Following on from his DONDA listening party last week, in which 70,000 fans flooded into Atlanta’s Mercedes Benz Stadium to listen to his to-be-released 10th studio album, Kanye West has holed up in a room in the venue to finish it. His bedroom, which looks worse than some of the rooms I’ve had in North London warehouses, seems to have no windows, a giant LED clock, some shoes and a very basic looking bed.
If life were Twitter, it would be the kind of room that would be ripe for “men love basic bed frames, sleeping with one pillow and reading Infinite Jest” jokes that you’d almost feel like doing said joke would be incredibly clichéd to the point of not being worth anyone’s time. Almost.
To find out just how sellable Kanye’s new digs are, I spoke to some estate agents from London, a city so notorious for its comically bad living standards that people literally rent the tiny spaces under their stairs, like actual Harry Potter. What do they think of Ye’s latest abode?
“If I was trying to sell it, although I’m pretty sure I wouldn’t be allowed, I’d say ‘It’s got a minimalist Scandinavian style, complete with a built-in television and stylish digital clock that finishes off this exquisitely detailed studio apartment, previously home to an A‑List celebrity,’” says Will Yates of Pendleton estate agents, which actually does make the room sound quite good to be fair.

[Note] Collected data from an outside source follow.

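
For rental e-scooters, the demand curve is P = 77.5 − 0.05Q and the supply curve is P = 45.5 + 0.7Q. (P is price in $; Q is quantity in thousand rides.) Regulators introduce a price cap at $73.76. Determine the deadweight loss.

Competitive equilibrium: 77.5 − 0.05Q = 45.5 + 0.7Q → Q* = 42.6667, P* = 75.3667.
At the ceiling P = 73.76, quantity supplied = (73.76 − 45.5)/0.7 = 40.3714.
Willingness to pay at Q' = 40.3714: 77.5 − 0.05·40.3714 = 75.4814.
ΔQ = 42.6667 − 40.3714 = 2.2953; wedge = 75.4814 − 73.76 = 1.7214.
Welfare loss = ½ × 2.2953 × 1.7214 = $1.98 thousand.

$1.98 thousand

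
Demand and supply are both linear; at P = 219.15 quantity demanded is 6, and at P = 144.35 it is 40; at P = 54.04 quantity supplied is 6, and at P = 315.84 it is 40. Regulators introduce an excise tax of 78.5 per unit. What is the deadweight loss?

311.22

Demand slope = (144.35 − 219.15)/(40 − 6) = −2.2, so P = 232.35 − 2.2Q.
Supply slope = (315.84 − 54.04)/(40 − 6) = 7.7, so P = 7.84 + 7.7Q.
Competitive equilibrium: 232.35 − 2.2Q = 7.84 + 7.7Q → Q* = 22.677778, P* = 182.458889.
With the tax, the buyer price exceeds the seller price by 78.5: (232.35 − 2.2Q) − (7.84 + 7.7Q) = 78.5 → Q' = 14.748485.
ΔQ = 22.677778 − 14.748485 = 7.929293; the wedge equals the tax, 78.5.
The triangle = ½ × 7.929293 × 78.5 = 311.22.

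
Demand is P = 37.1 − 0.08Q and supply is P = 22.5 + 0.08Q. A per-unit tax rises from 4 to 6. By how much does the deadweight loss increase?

62.50

Competitive equilibrium: 37.1 − 0.08Q = 22.5 + 0.08Q → Q* = 91.25, P* = 29.8.
For a per-unit tax t: ΔQ = t/0.16, so DWL = ½·t·(t/0.16) = t²/0.32.
At t = 4: DWL = 50. At t = 6: DWL = 112.5.
Increase = 112.5 − 50 = 62.50.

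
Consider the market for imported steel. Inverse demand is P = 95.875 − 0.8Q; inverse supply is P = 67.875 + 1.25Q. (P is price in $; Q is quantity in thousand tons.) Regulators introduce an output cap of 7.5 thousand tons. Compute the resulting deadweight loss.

Competitive equilibrium: 95.875 − 0.8Q = 67.875 + 1.25Q → Q* = 13.6585, P* = 84.9482.
At Q = 7.5: demand price = 95.875 − 0.8·7.5 = 89.875; supply price = 67.875 + 1.25·7.5 = 77.25.
ΔQ = 13.6585 − 7.5 = 6.1585; wedge = 89.875 − 77.25 = 12.625.
Welfare loss = ½ × 6.1585 × 12.625 = $38.88 thousand.

$38.88 thousand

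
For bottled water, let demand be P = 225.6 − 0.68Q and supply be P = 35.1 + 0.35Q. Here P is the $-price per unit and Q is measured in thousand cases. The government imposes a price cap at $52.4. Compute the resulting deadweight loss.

$9458.72 thousand

Competitive equilibrium: 225.6 − 0.68Q = 35.1 + 0.35Q → Q* = 184.95146, P* = 99.83301.
At the ceiling P = 52.4, quantity supplied = (52.4 − 35.1)/0.35 = 49.42857.
Willingness to pay at Q' = 49.42857: 225.6 − 0.68·49.42857 = 191.98857.
ΔQ = 184.95146 − 49.42857 = 135.52289; wedge = 191.98857 − 52.4 = 139.58857.
Deadweight loss = ½ × 135.52289 × 139.58857 = $9458.72 thousand.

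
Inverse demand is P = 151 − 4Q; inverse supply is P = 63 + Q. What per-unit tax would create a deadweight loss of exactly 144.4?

38

Competitive equilibrium: 151 − 4Q = 63 + Q → Q* = 17.6, P* = 80.6.
A tax t gives ΔQ = t/5 and wedge t, so DWL = t²/10.
t²/10 = 144.4 → t² = 1444 → t = 38.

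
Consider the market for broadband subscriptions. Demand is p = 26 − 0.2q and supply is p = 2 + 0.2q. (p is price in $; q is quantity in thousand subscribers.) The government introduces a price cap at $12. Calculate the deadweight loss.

Competitive equilibrium: 26 − 0.2q = 2 + 0.2q → q* = 60, p* = 14.
At the ceiling p = 12, quantity supplied = (12 − 2)/0.2 = 50.
Willingness to pay at q' = 50: 26 − 0.2·50 = 16.
Δq = 60 − 50 = 10; wedge = 16 − 12 = 4.
The triangle = ½ × 10 × 4 = $20 thousand.

$20 thousand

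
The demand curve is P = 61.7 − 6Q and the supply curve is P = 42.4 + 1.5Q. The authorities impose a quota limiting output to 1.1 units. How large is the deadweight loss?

8.14

Competitive equilibrium: 61.7 − 6Q = 42.4 + 1.5Q → Q* = 2.5733, P* = 46.26.
At Q = 1.1: demand price = 61.7 − 6·1.1 = 55.1; supply price = 42.4 + 1.5·1.1 = 44.05.
ΔQ = 2.5733 − 1.1 = 1.4733; wedge = 55.1 − 44.05 = 11.05.
Deadweight loss = ½ × 1.4733 × 11.05 = 8.14.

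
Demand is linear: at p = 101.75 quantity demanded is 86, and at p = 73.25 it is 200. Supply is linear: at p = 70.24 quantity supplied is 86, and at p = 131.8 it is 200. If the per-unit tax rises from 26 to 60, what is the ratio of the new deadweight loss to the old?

Demand slope = (73.25 − 101.75)/(200 − 86) = −0.25, so p = 123.25 − 0.25q.
Supply slope = (131.8 − 70.24)/(200 − 86) = 0.54, so p = 23.8 + 0.54q.
Competitive equilibrium: 123.25 − 0.25q = 23.8 + 0.54q → q* = 125.8861, p* = 91.7785.
For a per-unit tax t: Δq = t/0.79, so DWL = ½·t·(t/0.79) = t²/1.58.
At t = 26: DWL = 427.848. At t = 60: DWL = 2278.481.
Ratio = (60/26)² = 5.325.

5.325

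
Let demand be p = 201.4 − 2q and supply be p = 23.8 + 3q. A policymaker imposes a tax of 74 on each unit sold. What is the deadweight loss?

Competitive equilibrium: 201.4 − 2q = 23.8 + 3q → q* = 35.52, p* = 130.36.
With the tax, the buyer price exceeds the seller price by 74: (201.4 − 2q) − (23.8 + 3q) = 74 → q' = 20.72.
Δq = 35.52 − 20.72 = 14.8; the wedge equals the tax, 74.
Welfare loss = ½ × 14.8 × 74 = 547.60.

547.60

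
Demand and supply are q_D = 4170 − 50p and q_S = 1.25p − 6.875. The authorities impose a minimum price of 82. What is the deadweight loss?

In inverse form: demand p = 83.4 − 0.02q, supply p = 5.5 + 0.8q.
Competitive equilibrium: 83.4 − 0.02q = 5.5 + 0.8q → q* = 95, p* = 81.5.
At the floor p = 82, quantity demanded = (83.4 − 82)/0.02 = 70.
Sellers' marginal cost at q' = 70: 5.5 + 0.8·70 = 61.5.
Δq = 95 − 70 = 25; wedge = 82 − 61.5 = 20.5.
Welfare loss = ½ × 25 × 20.5 = 256.25.

256.25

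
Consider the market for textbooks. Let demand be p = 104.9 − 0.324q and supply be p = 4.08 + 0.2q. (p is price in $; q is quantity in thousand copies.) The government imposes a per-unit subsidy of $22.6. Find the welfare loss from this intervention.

$487.37 thousand

Competitive equilibrium: 104.9 − 0.324q = 4.08 + 0.2q → q* = 192.4046, p* = 42.5609.
The subsidy lowers effective supply by 22.6: p = 0.2q − 18.52.
New quantity: 104.9 − 0.324q = 0.2q − 18.52 → q' = 235.5344.
Overproduction Δq = 235.5344 − 192.4046 = 43.1298; wedge = subsidy = 22.6.
Welfare loss = ½ × 43.1298 × 22.6 = $487.37 thousand.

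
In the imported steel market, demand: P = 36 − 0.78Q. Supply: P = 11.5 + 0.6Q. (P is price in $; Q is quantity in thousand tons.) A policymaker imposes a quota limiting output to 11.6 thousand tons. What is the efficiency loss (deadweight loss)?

$26.13 thousand

Competitive equilibrium: 36 − 0.78Q = 11.5 + 0.6Q → Q* = 17.7536, P* = 22.1522.
At Q = 11.6: demand price = 36 − 0.78·11.6 = 26.952; supply price = 11.5 + 0.6·11.6 = 18.46.
ΔQ = 17.7536 − 11.6 = 6.1536; wedge = 26.952 − 18.46 = 8.492.
Welfare loss = ½ × 6.1536 × 8.492 = $26.13 thousand.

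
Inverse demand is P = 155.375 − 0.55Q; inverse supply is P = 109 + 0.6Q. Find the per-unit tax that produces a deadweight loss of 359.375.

Competitive equilibrium: 155.375 − 0.55Q = 109 + 0.6Q → Q* = 40.3261, P* = 133.1957.
A tax t gives ΔQ = t/1.15 and wedge t, so DWL = t²/2.3.
t²/2.3 = 359.375 → t² = 826.5625 → t = 28.75.

28.75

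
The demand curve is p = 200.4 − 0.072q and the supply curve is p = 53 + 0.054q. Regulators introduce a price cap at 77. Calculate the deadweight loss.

Competitive equilibrium: 200.4 − 0.072q = 53 + 0.054q → q* = 1169.84127, p* = 116.171429.
At the ceiling p = 77, quantity supplied = (77 − 53)/0.054 = 444.444444.
Willingness to pay at q' = 444.444444: 200.4 − 0.072·444.444444 = 168.4.
Δq = 1169.84127 − 444.444444 = 725.396826; wedge = 168.4 − 77 = 91.4.
DWL = ½ × 725.396826 × 91.4 = 33150.63.

33150.63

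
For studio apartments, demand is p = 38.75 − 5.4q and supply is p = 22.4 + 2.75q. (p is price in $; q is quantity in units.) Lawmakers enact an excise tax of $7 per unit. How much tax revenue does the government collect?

$8.03

Competitive equilibrium: 38.75 − 5.4q = 22.4 + 2.75q → q* = 2.0061, p* = 27.9169.
With the tax, the buyer price exceeds the seller price by 7: (38.75 − 5.4q) − (22.4 + 2.75q) = 7 → q' = 1.1472.
Tax revenue = 7 × 1.1472 = $8.03.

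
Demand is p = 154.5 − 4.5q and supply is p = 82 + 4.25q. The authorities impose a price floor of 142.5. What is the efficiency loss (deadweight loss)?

138.13

Competitive equilibrium: 154.5 − 4.5q = 82 + 4.25q → q* = 8.2857, p* = 117.2143.
At the floor p = 142.5, quantity demanded = (154.5 − 142.5)/4.5 = 2.6667.
Sellers' marginal cost at q' = 2.6667: 82 + 4.25·2.6667 = 93.3335.
Δq = 8.2857 − 2.6667 = 5.619; wedge = 142.5 − 93.3335 = 49.1665.
Deadweight loss = ½ × 5.619 × 49.1665 = 138.13.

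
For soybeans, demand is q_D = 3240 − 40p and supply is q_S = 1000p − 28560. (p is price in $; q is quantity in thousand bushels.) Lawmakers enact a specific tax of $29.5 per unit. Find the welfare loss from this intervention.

In inverse form: demand p = 81 − 0.025q, supply p = 28.56 + 0.001q.
Competitive equilibrium: 81 − 0.025q = 28.56 + 0.001q → q* = 2016.9231, p* = 30.5769.
With the tax, the buyer price exceeds the seller price by 29.5: (81 − 0.025q) − (28.56 + 0.001q) = 29.5 → q' = 882.3077.
Δq = 2016.9231 − 882.3077 = 1134.6154; the wedge equals the tax, 29.5.
The triangle = ½ × 1134.6154 × 29.5 = $16735.58 thousand.

$16735.58 thousand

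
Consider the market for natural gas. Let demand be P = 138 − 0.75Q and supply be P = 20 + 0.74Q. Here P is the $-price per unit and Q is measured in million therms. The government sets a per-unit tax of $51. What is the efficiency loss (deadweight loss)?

$872.82 million

Competitive equilibrium: 138 − 0.75Q = 20 + 0.74Q → Q* = 79.1946, P* = 78.604.
With the tax, the buyer price exceeds the seller price by 51: (138 − 0.75Q) − (20 + 0.74Q) = 51 → Q' = 44.9664.
ΔQ = 79.1946 − 44.9664 = 34.2282; the wedge equals the tax, 51.
The triangle = ½ × 34.2282 × 51 = $872.82 million.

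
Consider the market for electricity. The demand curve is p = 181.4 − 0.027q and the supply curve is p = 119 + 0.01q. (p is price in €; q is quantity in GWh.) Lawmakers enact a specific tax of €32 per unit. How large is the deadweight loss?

€13837.84

Competitive equilibrium: 181.4 − 0.027q = 119 + 0.01q → q* = 1686.4865, p* = 135.8649.
With the tax, the buyer price exceeds the seller price by 32: (181.4 − 0.027q) − (119 + 0.01q) = 32 → q' = 821.6216.
Δq = 1686.4865 − 821.6216 = 864.8649; the wedge equals the tax, 32.
The triangle = ½ × 864.8649 × 32 = €13837.84.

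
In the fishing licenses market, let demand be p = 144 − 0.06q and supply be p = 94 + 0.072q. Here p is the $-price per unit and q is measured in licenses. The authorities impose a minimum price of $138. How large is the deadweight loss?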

“You’re better off listing it on Gumtree as a storage container or a garage,” William Doe says, a freelance estate agent from South London.
Sarah R.X. agrees. “Nothing is unsellable, but you wouldn’t be able to get a mortgage on this and I’d question the integrity of any letting agent that rented this.”
She works at a prestigious estate agent in central London, whose name she didn’t want associated with this particular room because it’s so bad. “It’s legally not a liveable space without windows or natural light, and we wouldn’t be able to class this as a bedroom, only a storage space.”
OK, that sounds somewhat more definitively bad.
“There’s actually a lot of guidelines that protect tenants and I’m pretty sure the size of the room would be a problem if it’s listed as a whole property. I’d worry about ventilation and issues with mould if someone was sleeping there,” continues Sarah, rather digging into Kanye at this point. “It must have been cheap I guess?”
Personally, being the permanently down bad man that I am, I wouldn’t even mind living in Kanye’s tiny stadium room, which is so bad that even London estate agents deem it unliveable.
It’s probably well cheap, you’d get to see loads of free sports games, always be very, very aware of the time and, if you’re lucky, you might even get a free pair of wacky Yeezus slippers and trainers to wear around the house. Which, let’s not forget, is a massive stadium.